Her two daughters are staying with their dad, Joe Murray, and that has been hard on her, Kimberly Tripp said, even though the two get along.
“We’ve put our differences aside because it’s all about Tripp,” the boy’s grandmother said.
When the Beal College medical assistant student group heard about their fellow student’s plight, they decided to hold a benefit spaghetti dinner that is scheduled for 5-9 p.m. Friday, Oct. 25, at the Bangor Masonic Hall on Union Street, said student Aubri Doughty.
Kimberly Tripp has MaineCare that covers the cost of the medical care for her son, but she has struggled with finding the money to travel back and forth between Bangor, where her two daughters are staying, and the Massachusetts hospital.
“We all know he’s going to have to go back for more procedures,” Doughty said.
The hall was donated by the Masons and most of the items for the dinner, including the food, has been donated.
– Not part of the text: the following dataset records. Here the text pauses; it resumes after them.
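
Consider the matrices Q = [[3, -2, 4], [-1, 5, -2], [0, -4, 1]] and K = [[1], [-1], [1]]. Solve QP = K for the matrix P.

P = [[-1], [0], [1]]

Q is on the left of P, so left-multiply by Q⁻¹: P = Q⁻¹K.
det Q = 5; the adjugate gives Q⁻¹ = [[-3/5, -14/5, -16/5], [1/5, 3/5, 2/5], [4/5, 12/5, 13/5]].
P = Q⁻¹K = [[-3/5, -14/5, -16/5], [1/5, 3/5, 2/5], [4/5, 12/5, 13/5]] · [[1], [-1], [1]] = [[-1], [0], [1]].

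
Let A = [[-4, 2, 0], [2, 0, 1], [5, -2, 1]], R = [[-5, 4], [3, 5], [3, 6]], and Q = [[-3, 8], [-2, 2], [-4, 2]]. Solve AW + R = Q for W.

W = [[0, -3], [1, -4], [-5, 3]]

AW = Q − R = [[2, 4], [-5, -3], [-7, -4]].
A is on the left of W, so left-multiply by A⁻¹: W = A⁻¹(Q − R).
A has determinant -2; A⁻¹ = [[-1, 1, -1], [-3/2, 2, -2], [2, -1, 2]].
W = A⁻¹(Q − R) = [[0, -3], [1, -4], [-5, 3]].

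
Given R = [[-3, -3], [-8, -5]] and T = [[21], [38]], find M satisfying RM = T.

M = [[-1], [-6]]

R is on the left of M, so left-multiply by R⁻¹: M = R⁻¹T.
det R = -9; the adjugate gives R⁻¹ = [[5/9, -1/3], [-8/9, 1/3]].
M = R⁻¹T = [[5/9, -1/3], [-8/9, 1/3]] · [[21], [38]] = [[-1], [-6]].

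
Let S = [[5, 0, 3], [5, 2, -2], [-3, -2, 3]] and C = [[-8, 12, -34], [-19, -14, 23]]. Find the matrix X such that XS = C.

X = [[-6, 2, -4], [2, -4, 3]]

S is on the right of X, so right-multiply by S⁻¹: X = CS⁻¹.
det S = -2; the adjugate gives S⁻¹ = [[-1, 3, 3], [9/2, -12, -25/2], [2, -5, -5]].
X = CS⁻¹ = [[-8, 12, -34], [-19, -14, 23]] · [[-1, 3, 3], [9/2, -12, -25/2], [2, -5, -5]] = [[-6, 2, -4], [2, -4, 3]].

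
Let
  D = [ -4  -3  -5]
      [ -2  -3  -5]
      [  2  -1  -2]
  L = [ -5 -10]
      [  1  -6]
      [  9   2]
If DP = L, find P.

P = [[3, 2], [1, -6], [-2, 4]]

Left-multiplying both sides by D⁻¹ gives P = D⁻¹L.
det D = -2; the adjugate gives D⁻¹ = [[-1/2, 1/2, 0], [7, -9, 5], [-4, 5, -3]].
P = D⁻¹L = [[-1/2, 1/2, 0], [7, -9, 5], [-4, 5, -3]] · [[-5, -10], [1, -6], [9, 2]] = [[3, 2], [1, -6], [-2, 4]].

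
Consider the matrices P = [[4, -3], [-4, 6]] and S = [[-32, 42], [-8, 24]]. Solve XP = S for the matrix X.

P is on the right of X, so right-multiply by P⁻¹: X = SP⁻¹.
P has determinant 12; P⁻¹ = [[1/2, 1/4], [1/3, 1/3]].
X = SP⁻¹ = [[-32, 42], [-8, 24]] · [[1/2, 1/4], [1/3, 1/3]] = [[-2, 6], [4, 6]].

X = [[-2, 6], [4, 6]]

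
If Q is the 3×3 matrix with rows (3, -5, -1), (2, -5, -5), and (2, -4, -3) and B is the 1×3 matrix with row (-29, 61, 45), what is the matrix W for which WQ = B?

Right-multiplying both sides by Q⁻¹ gives W = BQ⁻¹.
det Q = 3; the adjugate gives Q⁻¹ = [[-5/3, -11/3, 20/3], [-4/3, -7/3, 13/3], [2/3, 2/3, -5/3]].
W = BQ⁻¹ = [[-29, 61, 45]] · [[-5/3, -11/3, 20/3], [-4/3, -7/3, 13/3], [2/3, 2/3, -5/3]] = [[-3, -6, -4]].

W = [[-3, -6, -4]]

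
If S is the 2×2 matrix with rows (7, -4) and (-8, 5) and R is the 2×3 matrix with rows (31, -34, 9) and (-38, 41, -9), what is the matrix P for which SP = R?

P = [[1, -2, 3], [-6, 5, 3]]

S is on the left of P, so left-multiply by S⁻¹: P = S⁻¹R.
S has determinant 3; S⁻¹ = [[5/3, 4/3], [8/3, 7/3]].
P = S⁻¹R = [[5/3, 4/3], [8/3, 7/3]] · [[31, -34, 9], [-38, 41, -9]] = [[1, -2, 3], [-6, 5, 3]].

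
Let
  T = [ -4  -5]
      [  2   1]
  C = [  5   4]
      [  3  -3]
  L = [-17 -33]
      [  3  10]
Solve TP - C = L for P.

P = [[3, 1], [0, 5]]

TP = L + C = [[-12, -29], [6, 7]].
T is on the left of P, so left-multiply by T⁻¹: P = T⁻¹(L + C).
det T = 6, so T⁻¹ = [[1/6, 5/6], [-1/3, -2/3]].
P = T⁻¹(L + C) = [[3, 1], [0, 5]].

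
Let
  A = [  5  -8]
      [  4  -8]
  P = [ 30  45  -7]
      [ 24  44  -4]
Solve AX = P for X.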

“Everybody has been really great with helping us pull this together,” Doughty said.
An event at the Denny’s restaurant on Monday called Tipps for Tripp also collected more than $2,000 toward the cause, Kimberly Tripp said, saying she is very thankful for the support from everyone.
When Kimberly Tripp first took her son into the hospital, she told the doctors, “don’t sugarcoat it.”
She wanted to know what her son was facing.
“He amazes me always,” she said of her son. “It amazes me what he can go through and how quickly he recovers. Six days after his brain surgery he was laughing like nothing else.”